3Dモデル制作者がGoogleに情報開示を求めたものの、権利侵害の証明不足で命令が取り消された事例
3Dモデルの著作権を侵害されたと主張する制作者が、Googleドライブの投稿者情報の開示を求めた事案です。一度は開示命令が出されましたが、Google側の異議申し立てにより、権利侵害の明白性が認められず命令が取り消されました。
基本情報
- 判決結果
- 原告勝訴
- カテゴリ
- 著作権・AI
- 判決日
- 2025-03-07
裁判所・判決日: 2025-03-07
判決結果: 原告勝訴
カテゴリ: 著作権・AI
主な争点
- 権利侵害の明白性(著作権および著作者人格権) - Googleドライブに投稿された3Dモデルが、被告の有する著作権(翻案権、公衆送信権)および著作者人格権(同一性保持権、名誉声望保持権)を明白に侵害しているといえるか。
- 特定電気通信役務提供法上の「特定電気通信」該当性 - クラウドストレージサービス(Googleドライブ)上での投稿・公開行為が、プロバイダ責任制限法に定める「不特定の者によって受信されることを目的とする電気通信(特定電気通信)」による情報の送信に該当するか。
- 発信者情報開示を受ける正当な理由の有無 - 損害賠償請求権の行使等のために、被告が発信者情報の開示を受けるべき法的な正当理由(プロバイダ責任制限法5条1項2号)を有しているか。
裁判所の判断ロジック
- 権利侵害の明白な証明: 情報を開示させるためには、著作権などの権利が「明らかに」侵害されていることが法律上必要ですが、本件ではその証明が不十分であると判断されました。
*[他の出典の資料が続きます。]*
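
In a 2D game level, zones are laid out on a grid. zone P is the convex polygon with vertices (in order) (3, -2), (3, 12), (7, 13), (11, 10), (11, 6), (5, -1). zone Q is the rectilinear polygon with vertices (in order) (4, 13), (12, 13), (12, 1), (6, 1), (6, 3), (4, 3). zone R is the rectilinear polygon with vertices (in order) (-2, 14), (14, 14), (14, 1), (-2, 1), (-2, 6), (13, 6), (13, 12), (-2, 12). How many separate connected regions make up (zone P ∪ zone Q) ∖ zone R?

(zone P ∪ zone Q) ∖ zone R splits into 2 disjoint pieces (area 54, area 6.7143).

2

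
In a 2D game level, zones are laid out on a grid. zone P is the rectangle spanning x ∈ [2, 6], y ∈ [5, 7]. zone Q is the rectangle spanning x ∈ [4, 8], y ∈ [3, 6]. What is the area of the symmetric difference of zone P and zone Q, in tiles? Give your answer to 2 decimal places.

16.00

|zone P∩zone Q|: x∈[4,6], y∈[5,6] → 2·1 = 2.
|zone P △ zone Q| = |zone P| + |zone Q| − 2·|zone P∩zone Q| = 8 + 12 − 4 = 16.00.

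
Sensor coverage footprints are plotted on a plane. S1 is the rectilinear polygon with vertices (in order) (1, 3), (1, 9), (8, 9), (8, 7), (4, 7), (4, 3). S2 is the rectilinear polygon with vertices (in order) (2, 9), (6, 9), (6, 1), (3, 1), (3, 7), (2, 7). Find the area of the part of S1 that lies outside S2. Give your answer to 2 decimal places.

14.00

|S1| = 26, |S1∩S2| = 12.
|S1 ∖ S2| = |S1| − |S1∩S2| = 26 − 12 = 14.00.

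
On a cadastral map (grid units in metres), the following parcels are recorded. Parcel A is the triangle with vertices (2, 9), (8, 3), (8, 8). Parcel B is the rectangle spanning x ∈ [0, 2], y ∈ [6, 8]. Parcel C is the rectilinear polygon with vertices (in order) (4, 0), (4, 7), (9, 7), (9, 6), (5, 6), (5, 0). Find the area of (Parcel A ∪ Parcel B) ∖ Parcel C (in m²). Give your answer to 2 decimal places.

|Parcel A ∪ Parcel B| = 19.
|(Parcel A ∪ Parcel B) ∩ Parcel C| = 3.5.
|(Parcel A ∪ Parcel B) ∖ Parcel C| = 19 − 3.5 = 15.50.

15.50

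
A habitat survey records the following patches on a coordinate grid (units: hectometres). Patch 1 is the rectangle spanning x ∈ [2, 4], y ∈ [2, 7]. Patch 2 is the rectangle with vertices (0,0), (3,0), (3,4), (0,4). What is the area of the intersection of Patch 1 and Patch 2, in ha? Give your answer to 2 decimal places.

2.00

|Patch 1∩Patch 2|: x∈[2,3], y∈[2,4] → 1·2 = 2.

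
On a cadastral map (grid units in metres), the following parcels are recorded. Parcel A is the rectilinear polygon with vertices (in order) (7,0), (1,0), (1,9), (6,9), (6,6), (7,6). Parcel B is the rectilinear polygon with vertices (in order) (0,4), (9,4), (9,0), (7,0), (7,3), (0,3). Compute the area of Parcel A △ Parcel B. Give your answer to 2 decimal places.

|Parcel A| = 51, |Parcel B| = 15, |Parcel A∩Parcel B| = 6.
|Parcel A △ Parcel B| = |Parcel A| + |Parcel B| − 2·|Parcel A∩Parcel B| = 51 + 15 − 12 = 54.00.

54.00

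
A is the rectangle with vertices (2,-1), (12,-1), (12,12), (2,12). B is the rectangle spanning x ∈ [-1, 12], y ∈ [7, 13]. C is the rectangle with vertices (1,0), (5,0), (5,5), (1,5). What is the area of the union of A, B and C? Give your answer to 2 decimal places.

By inclusion–exclusion:
Individual areas: |A| = 130, |B| = 78, |C| = 20.
|A∩B|: x∈[2,12], y∈[7,12] → 10·5 = 50.
|A∩C|: x∈[2,5], y∈[0,5] → 3·5 = 15.
|B∩C| = 0 (no overlap).
|A∩B∩C| = 0.
|A ∪ B ∪ C| = 228 − 65 + 0 = 163.00.

163.00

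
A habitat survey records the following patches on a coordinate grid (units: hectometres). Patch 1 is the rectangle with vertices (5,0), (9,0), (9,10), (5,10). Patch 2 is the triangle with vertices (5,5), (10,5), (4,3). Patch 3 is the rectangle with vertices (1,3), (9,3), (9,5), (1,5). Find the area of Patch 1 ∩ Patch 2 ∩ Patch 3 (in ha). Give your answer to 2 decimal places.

4.00

The intersection is the polygon with vertices (5,3.333), (5,5), (9,5), (9,4.667).
By the shoelace formula its area is 4.00.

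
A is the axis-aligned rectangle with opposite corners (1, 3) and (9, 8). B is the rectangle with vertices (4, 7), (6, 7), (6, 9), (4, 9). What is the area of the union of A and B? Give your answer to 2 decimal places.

42.00

By inclusion–exclusion:
Individual areas: |A| = 40, |B| = 4.
|A∩B|: x∈[4,6], y∈[7,8] → 2·1 = 2.
|A ∪ B| = 44 − 2 = 42.00.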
- 開示を認める正当な理由: プロバイダ責任制限法が定める開示の条件について、損害賠償請求の準備として必要な「正当な理由」が法的に認められないと結論付けられました。
時系列
- 2023/07/25 - 利用者による発信者情報開示命令の申立て
Googleドライブ上に投稿された3Dモデルによって著作権を侵害されたと主張する利用者が、投稿者の情報を開示させるため、裁判所に命令を求めました。
- 2024/01/24 - 東京地方裁判所による開示命令の決定(原決定)
裁判所は利用者の主張を認め、Googleに対して投稿者の情報を開示するよう命じる決定を下しました。
- 2024年 - Googleによる異議の訴えと利用者による反訴
Googleが開示決定を不服として、決定の取り消しを求める訴えを提起しました。これに対し、利用者側も改めて情報の開示を求める訴え(反訴)を起こしました。
- 2024/12/13 - 口頭弁論の終結
裁判における当事者双方の主張や証拠の提出が完了し、審理が締め切られました。
- 2025/03/07 - 判決:開示決定の取り消しと請求の棄却
裁判所はGoogle側の異議を認め、先に出されていた開示命令を取り消しました。また、利用者側からの開示請求(反訴)もすべて退けられました。
実務上の学び
- 権利侵害の明白性に関する立証責任: 発信者情報の開示を請求する際は、著作権や著作者人格権などの権利が侵害されたことが客観的に明らかであることを示す必要がある。単に自身の制作物と類似しているという主張のみでは足りず、法的な要件を満たす具体的な事実の提示が求められる。
- 一度出された開示決定が取り消される可能性: 裁判所が一度発信者情報開示の決定を下したとしても、サービス提供者(プロバイダ)側から異議が申し立てられ、その主張が認められた場合には、前の決定が取り消されることがある。手続きの確定までには慎重な司法判断のプロセスが存在する。
- デジタル制作物のパーツ単位での権利主張: 3Dモデルなどのデジタルコンテンツにおいて、衣装や髪形といった特定のパーツごとに著作権侵害を主張する場合、その部分に創作性が認められるかどうかが判断の分かれ目となる。独創性のない一般的な形状やアイデアに留まる場合は、法的な保護が及ばない可能性がある。
- クラウドストレージにおける情報開示の対象: SNSや掲示板に限らず、Googleドライブのようなクラウドストレージサービスも発信者情報開示請求の対象に含まれ得る。ただし、サービス提供者がどのような情報を保有しているか、またその情報が開示要件に該当するかどうかは個別の精査を要する。